Confounding expectations is a speciality of Mark’s and re-emerges in her “Graphite Drawings” series, which, at first glance, appears to be sculptures. In fact, the artist “draws” on pre­cut wooden forms with graph­ite, transforming the original, dull wood grain into deep black surfaces that shimmer as light careens off pencil marks caress­ing the planes in all directions. At Wynick/Tuck five generic vase forms on plinths, three plates on a shelf and a large wooden panel entitled Drawing of a Study of a Masterpiece undergo this meta­morphosis to become pieces that combine the aesthetic of Minimalism with endurance­-based art practice, in which process is an integral part of the product.

Also on view at Wynick/Tuck were Mark’s latest Letraset draw­ings, a series in which this now obsolete graphic tool is subvert­ed/freed from its text-based role and put to work as a drawing tool that is used to build fanci­ful, densely packed designs that are abstract, but contain sugges­tions of machines and creatures in motion. In Letraset Drawing #1, the drawing prances along train-like over five framed panels extending 17-plus feet in total, but cheekily occupying only the horizontal centre of each panel, thus forcing the viewer to come in closer. There’s a child­like playfulness about these images, as if the text were told to take a day off from meaning something, and just have fun. Although clearly very labour­intensive (imagine sticking down all those tiny bits!), the Letraset drawings strike a lighter note and, while pleasing, don’t reso­nate for as long as Mark’s more visually sparse work.
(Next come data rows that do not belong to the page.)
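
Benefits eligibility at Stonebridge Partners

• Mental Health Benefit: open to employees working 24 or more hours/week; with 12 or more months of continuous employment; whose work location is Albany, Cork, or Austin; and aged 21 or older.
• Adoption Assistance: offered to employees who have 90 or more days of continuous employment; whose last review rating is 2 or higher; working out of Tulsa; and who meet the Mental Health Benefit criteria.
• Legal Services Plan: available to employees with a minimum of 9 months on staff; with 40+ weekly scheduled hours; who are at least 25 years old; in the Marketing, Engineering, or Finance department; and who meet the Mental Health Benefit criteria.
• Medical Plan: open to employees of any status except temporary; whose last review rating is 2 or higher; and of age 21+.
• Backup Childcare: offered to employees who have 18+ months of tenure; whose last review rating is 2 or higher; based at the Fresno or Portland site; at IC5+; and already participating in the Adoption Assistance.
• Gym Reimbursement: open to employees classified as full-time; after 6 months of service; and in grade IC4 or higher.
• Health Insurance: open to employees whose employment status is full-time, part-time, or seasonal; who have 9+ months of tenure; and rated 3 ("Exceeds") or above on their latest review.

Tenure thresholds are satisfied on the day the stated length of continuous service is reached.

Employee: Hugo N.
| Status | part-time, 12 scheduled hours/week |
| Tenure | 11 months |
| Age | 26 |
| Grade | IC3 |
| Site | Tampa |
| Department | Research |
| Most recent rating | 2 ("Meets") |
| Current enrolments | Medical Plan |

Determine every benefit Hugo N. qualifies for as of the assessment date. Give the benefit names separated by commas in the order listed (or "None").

Medical Plan

Mental Health Benefit — 12 hrs/wk < 24 ✗ → not eligible.
Adoption Assistance — service 11 months ≥ 90 days ✓; rating 2 ≥ 2 ✓; site Tampa ✗ (not Tulsa) → not eligible.
Legal Services Plan — service 11 months ≥ 9 months ✓; 12 hrs/wk < 40 ✗ → not eligible.
Medical Plan — status part-time ✓ (not excluded); rating 2 ≥ 2 ✓; age 26 ≥ 21 ✓ → eligible.
Backup Childcare — service 11 months < 18 months ✗ → not eligible.
Gym Reimbursement — status part-time ✗ (requires full-time) → not eligible.
Health Insurance — status part-time ✓; service 11 months ≥ 9 months ✓; rating 2 < 3 ✗ → not eligible.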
The common element in all these pieces is time, both the artist’s and the viewer’s. A key factor in Mark’s art is her com­mitment, over the long haul, to her ideas and the work it takes to execute them. Mark’s pieces don’t hit in a flash. You have to look long enough to appreciate what’s going on—exactly what we busy North Americans tend not to do, as we hurry past life on our way to work, home, fun. Mark’s genius is to frame what we’re missing with her dead-on artist’s eye, and we benefit by taking a peek through her lens once in a while. ■

Kelly Mark’s Glow House #3 appeared at 323 Palmerston Boulevard in Toronto from April 7 to 23, 2005, from dusk to dawn. horror/suspense/romance/porn/kung-fu exhibited at yyz Artists’ Outlet, Toronto, from April 9 to May 21, 2005. “New Graphite Drawings, Letraset Drawings and Video” exhibited at Wynick/Tuck Gallery in Toronto from April 2 to 30,2005.

Barbara Isherwood is a Toronto­-based writer specializing in visual arts and contemporary craft.